Pour témoigner du sens de l’accueil et de l’écoute de l’autre, dont il sait toujours faire preuve, je voudrais évoquer un souvenir. Lorsque je venais de terminer ma thèse en 1980, il m’a invité à participer à son groupe de recherche à Aix. J’étais évidemment très impressionné de présenter mes travaux à ce séminaire, mais très vite le contact est passé, grâce à l’ambiance, la dynamique et la créativité qui y régnaient. Il ne fallait pas s’étonner, dès lors, que la soirée se terminât à l’enseigne du roi René…

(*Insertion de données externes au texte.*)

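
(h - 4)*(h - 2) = h^2 - 6*h + 8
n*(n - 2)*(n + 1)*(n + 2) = n^4 + n^3 - 4*n^2 - 4*n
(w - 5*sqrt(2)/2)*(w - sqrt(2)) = w^2 - 7*sqrt(2)*w/2 + 5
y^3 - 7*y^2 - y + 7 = (y - 7)*(y - 1)*(y + 1)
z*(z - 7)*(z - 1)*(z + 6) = z^4 - 2*z^3 - 41*z^2 + 42*z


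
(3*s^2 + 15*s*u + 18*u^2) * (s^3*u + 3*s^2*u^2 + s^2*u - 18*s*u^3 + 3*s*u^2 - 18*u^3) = 3*s^5*u + 24*s^4*u^2 + 3*s^4*u + 9*s^3*u^3 + 24*s^3*u^2 - 216*s^2*u^4 + 9*s^2*u^3 - 324*s*u^5 - 216*s*u^4 - 324*u^5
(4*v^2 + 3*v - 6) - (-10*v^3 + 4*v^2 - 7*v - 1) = 10*v^3 + 10*v - 5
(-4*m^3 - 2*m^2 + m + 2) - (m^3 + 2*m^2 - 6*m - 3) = -5*m^3 - 4*m^2 + 7*m + 5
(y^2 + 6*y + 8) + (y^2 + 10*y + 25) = 2*y^2 + 16*y + 33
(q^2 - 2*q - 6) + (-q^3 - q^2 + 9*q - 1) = -q^3 + 7*q - 7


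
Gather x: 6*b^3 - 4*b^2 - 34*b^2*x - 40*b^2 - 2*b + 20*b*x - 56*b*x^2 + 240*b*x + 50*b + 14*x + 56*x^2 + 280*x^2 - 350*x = 6*b^3 - 44*b^2 + 48*b + x^2*(336 - 56*b) + x*(-34*b^2 + 260*b - 336)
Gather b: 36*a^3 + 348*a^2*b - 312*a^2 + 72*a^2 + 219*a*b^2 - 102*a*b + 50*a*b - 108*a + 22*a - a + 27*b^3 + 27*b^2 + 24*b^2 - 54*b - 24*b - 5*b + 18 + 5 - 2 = 36*a^3 - 240*a^2 - 87*a + 27*b^3 + b^2*(219*a + 51) + b*(348*a^2 - 52*a - 83) + 21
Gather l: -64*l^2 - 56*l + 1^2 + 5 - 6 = -64*l^2 - 56*l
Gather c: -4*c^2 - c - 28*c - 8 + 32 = -4*c^2 - 29*c + 24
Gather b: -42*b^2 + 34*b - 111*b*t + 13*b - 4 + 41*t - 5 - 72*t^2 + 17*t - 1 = -42*b^2 + b*(47 - 111*t) - 72*t^2 + 58*t - 10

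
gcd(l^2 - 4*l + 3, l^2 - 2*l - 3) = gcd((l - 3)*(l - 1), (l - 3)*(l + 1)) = l - 3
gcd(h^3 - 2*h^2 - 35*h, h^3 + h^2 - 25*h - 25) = h + 5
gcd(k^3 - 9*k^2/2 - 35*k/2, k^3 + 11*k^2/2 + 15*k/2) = k^2 + 5*k/2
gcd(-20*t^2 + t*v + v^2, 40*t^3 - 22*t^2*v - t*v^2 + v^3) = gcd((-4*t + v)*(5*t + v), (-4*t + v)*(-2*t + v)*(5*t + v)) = 20*t^2 - t*v - v^2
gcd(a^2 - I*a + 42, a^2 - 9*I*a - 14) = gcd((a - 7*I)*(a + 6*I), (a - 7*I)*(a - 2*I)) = a - 7*I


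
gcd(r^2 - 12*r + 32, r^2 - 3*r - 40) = r - 8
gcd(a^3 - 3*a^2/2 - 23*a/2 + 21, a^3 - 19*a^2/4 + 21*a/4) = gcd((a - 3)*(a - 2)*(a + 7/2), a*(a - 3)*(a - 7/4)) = a - 3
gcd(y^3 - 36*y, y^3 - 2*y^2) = y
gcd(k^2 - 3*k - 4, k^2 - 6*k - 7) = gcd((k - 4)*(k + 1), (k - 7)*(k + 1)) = k + 1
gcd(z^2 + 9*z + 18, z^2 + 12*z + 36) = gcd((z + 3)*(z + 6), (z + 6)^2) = z + 6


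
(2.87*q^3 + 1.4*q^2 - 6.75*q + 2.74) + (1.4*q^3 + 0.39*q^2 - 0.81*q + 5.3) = 4.27*q^3 + 1.79*q^2 - 7.56*q + 8.04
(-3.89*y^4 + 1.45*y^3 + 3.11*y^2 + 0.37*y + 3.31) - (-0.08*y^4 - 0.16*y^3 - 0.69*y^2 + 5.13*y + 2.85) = -3.81*y^4 + 1.61*y^3 + 3.8*y^2 - 4.76*y + 0.46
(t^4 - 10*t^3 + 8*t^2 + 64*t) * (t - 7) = t^5 - 17*t^4 + 78*t^3 + 8*t^2 - 448*t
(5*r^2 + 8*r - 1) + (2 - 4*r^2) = r^2 + 8*r + 1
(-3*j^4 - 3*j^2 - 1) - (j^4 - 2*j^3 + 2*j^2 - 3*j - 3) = -4*j^4 + 2*j^3 - 5*j^2 + 3*j + 2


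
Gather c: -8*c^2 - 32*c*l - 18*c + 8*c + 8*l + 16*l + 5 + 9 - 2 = -8*c^2 + c*(-32*l - 10) + 24*l + 12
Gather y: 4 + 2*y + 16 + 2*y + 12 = 4*y + 32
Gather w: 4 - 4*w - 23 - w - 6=-5*w - 25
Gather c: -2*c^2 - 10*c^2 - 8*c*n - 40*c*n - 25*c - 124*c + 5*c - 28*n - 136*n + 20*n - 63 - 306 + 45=-12*c^2 + c*(-48*n - 144) - 144*n - 324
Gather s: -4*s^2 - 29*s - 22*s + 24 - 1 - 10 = -4*s^2 - 51*s + 13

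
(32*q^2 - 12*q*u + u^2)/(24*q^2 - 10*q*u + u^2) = (8*q - u)/(6*q - u)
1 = 1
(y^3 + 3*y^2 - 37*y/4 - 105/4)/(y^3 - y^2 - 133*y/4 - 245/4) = (y - 3)/(y - 7)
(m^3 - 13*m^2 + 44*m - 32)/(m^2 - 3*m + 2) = (m^2 - 12*m + 32)/(m - 2)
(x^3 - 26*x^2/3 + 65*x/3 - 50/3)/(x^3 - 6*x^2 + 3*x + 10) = (x - 5/3)/(x + 1)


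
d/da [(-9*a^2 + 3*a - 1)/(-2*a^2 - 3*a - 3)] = (33*a^2 + 50*a - 12)/(4*a^4 + 12*a^3 + 21*a^2 + 18*a + 9)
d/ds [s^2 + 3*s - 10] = 2*s + 3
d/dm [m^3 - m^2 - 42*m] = 3*m^2 - 2*m - 42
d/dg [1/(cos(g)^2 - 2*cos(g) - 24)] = 2*(cos(g) - 1)*sin(g)/(sin(g)^2 + 2*cos(g) + 23)^2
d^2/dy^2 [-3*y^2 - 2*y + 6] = -6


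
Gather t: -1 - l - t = -l - t - 1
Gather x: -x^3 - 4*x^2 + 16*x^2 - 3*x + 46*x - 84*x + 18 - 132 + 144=-x^3 + 12*x^2 - 41*x + 30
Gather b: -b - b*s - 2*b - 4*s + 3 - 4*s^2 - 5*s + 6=b*(-s - 3) - 4*s^2 - 9*s + 9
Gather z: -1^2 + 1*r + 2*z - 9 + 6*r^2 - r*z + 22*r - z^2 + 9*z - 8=6*r^2 + 23*r - z^2 + z*(11 - r) - 18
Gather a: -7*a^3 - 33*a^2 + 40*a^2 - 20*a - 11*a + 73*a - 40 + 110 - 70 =-7*a^3 + 7*a^2 + 42*a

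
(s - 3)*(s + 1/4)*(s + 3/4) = s^3 - 2*s^2 - 45*s/16 - 9/16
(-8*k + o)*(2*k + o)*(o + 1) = -16*k^2*o - 16*k^2 - 6*k*o^2 - 6*k*o + o^3 + o^2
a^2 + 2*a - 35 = (a - 5)*(a + 7)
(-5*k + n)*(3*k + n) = -15*k^2 - 2*k*n + n^2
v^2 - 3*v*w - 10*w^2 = (v - 5*w)*(v + 2*w)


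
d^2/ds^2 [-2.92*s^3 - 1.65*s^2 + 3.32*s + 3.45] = -17.52*s - 3.3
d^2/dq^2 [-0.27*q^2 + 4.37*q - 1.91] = -0.540000000000000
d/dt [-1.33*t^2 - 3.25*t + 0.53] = -2.66*t - 3.25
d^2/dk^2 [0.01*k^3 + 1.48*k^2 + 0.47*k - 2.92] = 0.06*k + 2.96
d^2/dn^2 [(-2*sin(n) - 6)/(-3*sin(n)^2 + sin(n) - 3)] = 6*(-27*sin(n)^5 - 37*sin(n)^4 + 88*sin(n)^2 - 9*sin(n)/4 - 63*sin(3*n)/4 + 3*sin(5*n)/2 - 14)/(3*sin(n)^2 - sin(n) + 3)^3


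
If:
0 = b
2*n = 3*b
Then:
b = 0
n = 0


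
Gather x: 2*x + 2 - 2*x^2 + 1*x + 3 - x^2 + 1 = -3*x^2 + 3*x + 6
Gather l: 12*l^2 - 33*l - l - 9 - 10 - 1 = 12*l^2 - 34*l - 20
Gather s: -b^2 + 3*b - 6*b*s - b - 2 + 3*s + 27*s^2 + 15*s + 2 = -b^2 + 2*b + 27*s^2 + s*(18 - 6*b)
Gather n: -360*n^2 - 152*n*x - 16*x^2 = -360*n^2 - 152*n*x - 16*x^2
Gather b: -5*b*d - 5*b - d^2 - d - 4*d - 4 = b*(-5*d - 5) - d^2 - 5*d - 4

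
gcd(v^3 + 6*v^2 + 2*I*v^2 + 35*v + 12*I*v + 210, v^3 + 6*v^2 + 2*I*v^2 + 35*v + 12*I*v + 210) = v^3 + v^2*(6 + 2*I) + v*(35 + 12*I) + 210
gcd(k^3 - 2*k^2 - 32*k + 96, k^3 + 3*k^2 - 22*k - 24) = k^2 + 2*k - 24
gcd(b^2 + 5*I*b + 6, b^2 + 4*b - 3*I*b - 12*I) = 1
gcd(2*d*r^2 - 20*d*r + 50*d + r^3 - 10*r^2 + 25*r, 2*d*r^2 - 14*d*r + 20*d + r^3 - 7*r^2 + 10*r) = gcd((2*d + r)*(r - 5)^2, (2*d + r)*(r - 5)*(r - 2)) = 2*d*r - 10*d + r^2 - 5*r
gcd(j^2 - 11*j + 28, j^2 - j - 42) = j - 7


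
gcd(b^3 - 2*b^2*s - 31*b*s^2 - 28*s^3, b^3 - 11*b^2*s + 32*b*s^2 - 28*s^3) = -b + 7*s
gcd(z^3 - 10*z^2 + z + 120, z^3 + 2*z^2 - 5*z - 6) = z + 3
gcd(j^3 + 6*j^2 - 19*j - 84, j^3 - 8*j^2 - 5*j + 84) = j^2 - j - 12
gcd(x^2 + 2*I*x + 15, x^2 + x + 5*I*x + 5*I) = x + 5*I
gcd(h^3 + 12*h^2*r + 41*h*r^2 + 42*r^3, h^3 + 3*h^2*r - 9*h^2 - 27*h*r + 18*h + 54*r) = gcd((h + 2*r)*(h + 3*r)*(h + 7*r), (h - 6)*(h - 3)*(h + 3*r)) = h + 3*r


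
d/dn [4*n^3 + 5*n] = 12*n^2 + 5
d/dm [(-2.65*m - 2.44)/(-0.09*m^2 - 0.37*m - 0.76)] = (-0.2385*m^2 - 0.4392*m + 1.1112)/(0.0081*m^4 + 0.0666*m^3 + 0.2737*m^2 + 0.5624*m + 0.5776)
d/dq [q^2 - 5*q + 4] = 2*q - 5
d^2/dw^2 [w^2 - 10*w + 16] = 2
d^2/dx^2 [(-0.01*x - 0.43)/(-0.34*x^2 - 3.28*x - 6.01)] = ((0.01*x + 0.43)*(0.68*x + 3.28)*(1.36*x + 6.56) - (0.0204*x + 0.358)*(0.34*x^2 + 3.28*x + 6.01))/(0.34*x^2 + 3.28*x + 6.01)^3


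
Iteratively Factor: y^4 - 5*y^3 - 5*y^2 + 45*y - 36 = (y + 3)*(y^3 - 8*y^2 + 19*y - 12) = (y - 1)*(y + 3)*(y^2 - 7*y + 12) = (y - 3)*(y - 1)*(y + 3)*(y - 4)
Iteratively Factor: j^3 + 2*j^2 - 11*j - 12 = (j - 3)*(j^2 + 5*j + 4) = (j - 3)*(j + 1)*(j + 4)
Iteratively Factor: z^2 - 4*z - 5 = (z + 1)*(z - 5)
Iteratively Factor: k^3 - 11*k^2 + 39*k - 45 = (k - 3)*(k^2 - 8*k + 15) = (k - 3)^2*(k - 5)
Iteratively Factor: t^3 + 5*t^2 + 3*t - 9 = (t + 3)*(t^2 + 2*t - 3) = (t - 1)*(t + 3)*(t + 3)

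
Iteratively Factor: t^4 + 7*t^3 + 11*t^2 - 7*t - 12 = (t + 3)*(t^3 + 4*t^2 - t - 4) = (t + 1)*(t + 3)*(t^2 + 3*t - 4) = (t - 1)*(t + 1)*(t + 3)*(t + 4)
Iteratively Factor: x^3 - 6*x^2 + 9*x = (x)*(x^2 - 6*x + 9) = x*(x - 3)*(x - 3)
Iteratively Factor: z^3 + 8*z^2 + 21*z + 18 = (z + 2)*(z^2 + 6*z + 9) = (z + 2)*(z + 3)*(z + 3)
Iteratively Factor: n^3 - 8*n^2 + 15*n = (n)*(n^2 - 8*n + 15) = n*(n - 3)*(n - 5)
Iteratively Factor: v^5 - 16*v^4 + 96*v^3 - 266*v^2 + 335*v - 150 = (v - 3)*(v^4 - 13*v^3 + 57*v^2 - 95*v + 50) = (v - 3)*(v - 1)*(v^3 - 12*v^2 + 45*v - 50) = (v - 3)*(v - 2)*(v - 1)*(v^2 - 10*v + 25) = (v - 5)*(v - 3)*(v - 2)*(v - 1)*(v - 5)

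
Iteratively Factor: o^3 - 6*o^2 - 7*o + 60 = (o + 3)*(o^2 - 9*o + 20) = (o - 4)*(o + 3)*(o - 5)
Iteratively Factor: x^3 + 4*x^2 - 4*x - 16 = (x - 2)*(x^2 + 6*x + 8) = (x - 2)*(x + 2)*(x + 4)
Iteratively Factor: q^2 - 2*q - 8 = (q + 2)*(q - 4)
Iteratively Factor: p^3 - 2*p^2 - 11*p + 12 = (p - 4)*(p^2 + 2*p - 3) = (p - 4)*(p - 1)*(p + 3)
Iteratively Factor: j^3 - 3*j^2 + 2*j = (j)*(j^2 - 3*j + 2) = j*(j - 2)*(j - 1)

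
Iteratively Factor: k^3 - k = (k - 1)*(k^2 + k) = k*(k - 1)*(k + 1)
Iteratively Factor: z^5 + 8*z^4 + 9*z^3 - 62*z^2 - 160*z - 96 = (z + 2)*(z^4 + 6*z^3 - 3*z^2 - 56*z - 48) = (z - 3)*(z + 2)*(z^3 + 9*z^2 + 24*z + 16) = (z - 3)*(z + 2)*(z + 4)*(z^2 + 5*z + 4) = (z - 3)*(z + 1)*(z + 2)*(z + 4)*(z + 4)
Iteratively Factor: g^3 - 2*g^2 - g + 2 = (g - 2)*(g^2 - 1) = (g - 2)*(g + 1)*(g - 1)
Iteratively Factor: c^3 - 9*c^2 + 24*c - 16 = (c - 1)*(c^2 - 8*c + 16) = (c - 4)*(c - 1)*(c - 4)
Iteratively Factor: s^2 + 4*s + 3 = (s + 1)*(s + 3)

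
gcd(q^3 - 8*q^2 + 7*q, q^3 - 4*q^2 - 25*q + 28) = q^2 - 8*q + 7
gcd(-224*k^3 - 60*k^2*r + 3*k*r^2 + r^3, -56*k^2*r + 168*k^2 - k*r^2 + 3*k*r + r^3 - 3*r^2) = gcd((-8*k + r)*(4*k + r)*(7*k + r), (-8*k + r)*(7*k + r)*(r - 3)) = -56*k^2 - k*r + r^2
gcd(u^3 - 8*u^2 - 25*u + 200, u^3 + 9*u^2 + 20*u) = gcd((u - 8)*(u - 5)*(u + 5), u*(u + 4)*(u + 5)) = u + 5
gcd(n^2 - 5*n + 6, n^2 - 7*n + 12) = n - 3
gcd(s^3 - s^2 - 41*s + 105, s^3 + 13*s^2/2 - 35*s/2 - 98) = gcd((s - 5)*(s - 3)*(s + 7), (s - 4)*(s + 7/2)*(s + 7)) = s + 7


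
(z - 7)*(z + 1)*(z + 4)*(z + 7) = z^4 + 5*z^3 - 45*z^2 - 245*z - 196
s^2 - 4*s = s*(s - 4)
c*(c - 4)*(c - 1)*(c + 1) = c^4 - 4*c^3 - c^2 + 4*c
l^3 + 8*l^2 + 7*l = l*(l + 1)*(l + 7)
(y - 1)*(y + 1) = y^2 - 1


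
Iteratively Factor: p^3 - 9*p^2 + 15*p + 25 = (p - 5)*(p^2 - 4*p - 5) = (p - 5)^2*(p + 1)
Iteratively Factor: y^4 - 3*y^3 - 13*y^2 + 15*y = (y + 3)*(y^3 - 6*y^2 + 5*y) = y*(y + 3)*(y^2 - 6*y + 5) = y*(y - 5)*(y + 3)*(y - 1)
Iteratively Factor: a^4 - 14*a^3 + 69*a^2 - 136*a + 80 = (a - 5)*(a^3 - 9*a^2 + 24*a - 16) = (a - 5)*(a - 4)*(a^2 - 5*a + 4) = (a - 5)*(a - 4)*(a - 1)*(a - 4)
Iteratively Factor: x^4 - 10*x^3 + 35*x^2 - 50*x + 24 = (x - 1)*(x^3 - 9*x^2 + 26*x - 24) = (x - 4)*(x - 1)*(x^2 - 5*x + 6) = (x - 4)*(x - 3)*(x - 1)*(x - 2)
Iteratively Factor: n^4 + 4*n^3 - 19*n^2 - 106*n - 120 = (n + 4)*(n^3 - 19*n - 30) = (n - 5)*(n + 4)*(n^2 + 5*n + 6) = (n - 5)*(n + 2)*(n + 4)*(n + 3)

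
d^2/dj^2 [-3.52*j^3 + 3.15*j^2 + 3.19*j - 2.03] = 6.3 - 21.12*j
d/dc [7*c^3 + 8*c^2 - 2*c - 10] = 21*c^2 + 16*c - 2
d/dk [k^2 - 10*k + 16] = 2*k - 10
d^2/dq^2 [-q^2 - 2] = -2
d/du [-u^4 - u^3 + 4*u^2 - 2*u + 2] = -4*u^3 - 3*u^2 + 8*u - 2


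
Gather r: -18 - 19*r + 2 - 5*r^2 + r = -5*r^2 - 18*r - 16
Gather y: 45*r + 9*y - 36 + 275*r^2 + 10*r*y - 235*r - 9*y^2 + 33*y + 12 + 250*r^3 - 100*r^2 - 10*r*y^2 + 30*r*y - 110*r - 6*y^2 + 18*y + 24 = 250*r^3 + 175*r^2 - 300*r + y^2*(-10*r - 15) + y*(40*r + 60)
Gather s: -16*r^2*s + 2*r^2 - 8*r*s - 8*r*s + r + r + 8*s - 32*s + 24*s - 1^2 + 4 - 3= 2*r^2 + 2*r + s*(-16*r^2 - 16*r)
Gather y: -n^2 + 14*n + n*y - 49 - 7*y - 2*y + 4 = -n^2 + 14*n + y*(n - 9) - 45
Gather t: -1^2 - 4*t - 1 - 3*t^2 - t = -3*t^2 - 5*t - 2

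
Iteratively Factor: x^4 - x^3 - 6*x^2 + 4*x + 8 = (x - 2)*(x^3 + x^2 - 4*x - 4) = (x - 2)*(x + 1)*(x^2 - 4) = (x - 2)^2*(x + 1)*(x + 2)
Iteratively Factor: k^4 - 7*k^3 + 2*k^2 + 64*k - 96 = (k - 4)*(k^3 - 3*k^2 - 10*k + 24) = (k - 4)*(k - 2)*(k^2 - k - 12) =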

Les qualités de chercheur de René Kaës dans le champ de la psychanalyse sont connues. Il ne serait pas nécessaire de les rappeler, sauf peut-être pour dire ceci : elles ont atteint aujourd’hui une ampleur internationale, tant en Europe que sur le continent américain. Par exemple, au congrès de Buenos Aires sur les groupes, l’année dernière, sa présence et ses prestations ont été aussi remarquables que remarquées de tous. Je ne peux que lui souhaiter, pour conclure, de continuer ses travaux, de continuer à les diffuser et de continuer à nous insuffler, de la place qu’il occupe à présent « hors les murs », son esprit de rigueur et son goût du risque.